Одновременно мясник говорил что-то свое, непонятное и ненужное, что-то о глазах Глафиры, начавших исподволь менять цвет, желтеть через неделю после свадьбы… Какие глаза? Он о чем? Драпать надо, едва мясник отвлечется… Пока не сообразил, что сболтнул лишнего и за топор не схватился…
Затем в речах безумного тестя мелькнуло имя Ульяны, и Николаша постарался сосредоточиться, ухватить суть. Не сумел… Опять какой-то бред о начавших желтеть глазах, теперь Улиных…
До чего же не повезло, что дремавшая много лет душевная болезнь обострилась именно сейчас. Нет бы чуть позже, после венчания, а теперь…
Мысль его оборвал вой знаменитой грубинской собаки, раздавшийся, небывалое дело, второй раз за день. Теперь, когда источник был поблизости, звук этот впечатлял еще больше.
– Не покормил, – произнес мясник на удивление трезвым голосом. – Уж собрался было, да тут ты заявился… А пойдем-ка, Коля, со мной. Посмотришь на нее заодно.
В иные времена Николаша с радостью ухватился бы за возможность увидеть вблизи мохнатую легенду поселка. Но сейчас, когда выяснилось, что урядник Ерофеич ошибся, и обходительный мясник был-таки душегубцем, истребившим супругу… Какие еще легенды? Бежать, немедленно бежать при первой возможности!
Николаша поднялся с лавки и сообразил, что никуда убежать не сумеет. Ноги не держали, подкашивались. Почти два стакана без привычки и закуски сделали свое дело. Грубин, напротив, двигался легко и свободно, словно каким-то хитрым фокусом заменял лишь свою водку колодезной водой.
Кончилось тем, что мясник не то повел, не то потащил Николашу, взяв под локоть, а свободной рукой подхватил бадью, с горкой наполненную мясными обрезками.
Николаша, как ни был пьян, размерам бадьи изумился. Да у него не с годовалого теленка собака, с лошадь самое малое, не влезет в теленка столько…
Ошибся во всем.
Собака оказалась крупная и на редкость, но до теленка недотягивала, не говоря уж о лошади. А еще была она совершенно не похожа на кровожадного монстра из легенды – меланхоличная, ко всему на свете равнодушная. Чуть повернула голову в их сторону и даже на лапы подняться не соизволила.
– Тэбби, английский мастиф, – пояснил мясник на ходу. – Добрейшей души пес, зря на него наговаривают…

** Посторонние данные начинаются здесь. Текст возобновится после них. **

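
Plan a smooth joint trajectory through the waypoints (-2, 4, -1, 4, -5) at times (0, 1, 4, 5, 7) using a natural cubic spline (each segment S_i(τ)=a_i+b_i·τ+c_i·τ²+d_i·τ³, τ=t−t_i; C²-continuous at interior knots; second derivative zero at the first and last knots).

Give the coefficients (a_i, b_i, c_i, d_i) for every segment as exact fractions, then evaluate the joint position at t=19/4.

Δ: Δ0=6, Δ1=-5/3, Δ2=5, Δ3=-9/2
row 1: diag=8, rhs=-46; c'=3/8, d'=-23/4
row 2: denom=8−3·3/8=55/8; d'=(40−3·-23/4)/(55/8)=458/55
row 3: denom=6−1·8/55=322/55; d'=(-57−1·458/55)/(322/55)=-3593/322
back: M3=-3593/322
back: M2=458/55−8/55·-3593/322=1602/161
back: M1=-23/4−3/8·1602/161=-3053/322
M: M0=0, M1=-3053/322, M2=1602/161, M3=-3593/322, M4=0
seg 0: a=-2, c=M0/2=0, d=(M1−M0)/(6·1)=-3053/1932, b=Δ0−h0·(2M0+M1)/6=14645/1932
seg 1: a=4, c=M1/2=-3053/644, d=(M2−M1)/(6·3)=6257/5796, b=Δ1−h1·(2M1+M2)/6=2743/966
seg 2: a=-1, c=M2/2=801/161, d=(M3−M2)/(6·1)=-971/276, b=Δ2−h2·(2M2+M3)/6=6845/1932
seg 3: a=4, c=M3/2=-3593/644, d=(M4−M3)/(6·2)=3593/3864, b=Δ3−h3·(2M3+M4)/6=2839/966
t_q=19/4 → seg 2, τ=3/4; S=-1+6845/1932·τ+801/161·τ²+-971/276·τ³=5325/1792

  seg 0: a=-2 b=14645/1932 c=0 d=-3053/1932
  seg 1: a=4 b=2743/966 c=-3053/644 d=6257/5796
  seg 2: a=-1 b=6845/1932 c=801/161 d=-971/276
  seg 3: a=4 b=2839/966 c=-3593/644 d=3593/3864
S(19/4) = 5325/1792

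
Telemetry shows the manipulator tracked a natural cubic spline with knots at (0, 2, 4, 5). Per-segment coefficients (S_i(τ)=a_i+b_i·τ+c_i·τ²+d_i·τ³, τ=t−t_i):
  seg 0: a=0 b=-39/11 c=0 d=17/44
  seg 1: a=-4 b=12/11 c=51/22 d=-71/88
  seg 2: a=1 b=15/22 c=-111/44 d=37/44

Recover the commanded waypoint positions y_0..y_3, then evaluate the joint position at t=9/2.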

Шагали они не к Тэбби, проводившему их флегматичным взглядом, – к небольшому дому, стоявшему на задах участка. «Домишко, приобретенный от щедрот баронессы», – сообразил Николаша, вспомнив рассказ урядника.
Похоже, возвели некогда домик на старом чухонском фундаменте – на высоком, в рост человека, из дикого камня сложенном. Но потом тот фундамент присыпали зачем-то земляными откосами, и теперь казалось, что дом стоит на вершине небольшого холма.
«Погреб… Ледник для мяса…» – подумал Николаша и вновь ошибся.
– Знакомься: Глафира Федосеевна. Могла бы тещей тебе быть. Да не судьба…
Слова мясника скользили мимо сознания Николаши, потрясенного видом «тещи».
Низкий потолок подвала не дозволял существу распрямиться, но было в нем где-то полтора человеческих роста, а то и поболее. Остатки людских черт угадывались с большим трудом. Например, лишь по болтающимся спереди сморщенным мешочкам грудей можно было понять, что когда-то ЭТО считалось женщиной.
Глафира Федосеевна очень заинтересовалась кандидатом в зятья. Уставилась громадными желтыми глазищами и тут же рванулась вперед, натянув до предела цепь. Щелкнули челюсти – здоровенные, вытянутые вперед, как у заморского зверя крокодила. Когтистые лапы совсем чуть не дотягивались до стоявших у двери мясника и Николаши, почти лишенные плоти, они крайне напоминали лапы неимоверных размеров курицы. Нижние конечности существа, наоборот, мясом обросли чрезмерно. И, кажется, сзади болтался хвост, Николаша не мог толком разглядеть его в полумраке, да и не приглядывался… Ему и увиденного хватило.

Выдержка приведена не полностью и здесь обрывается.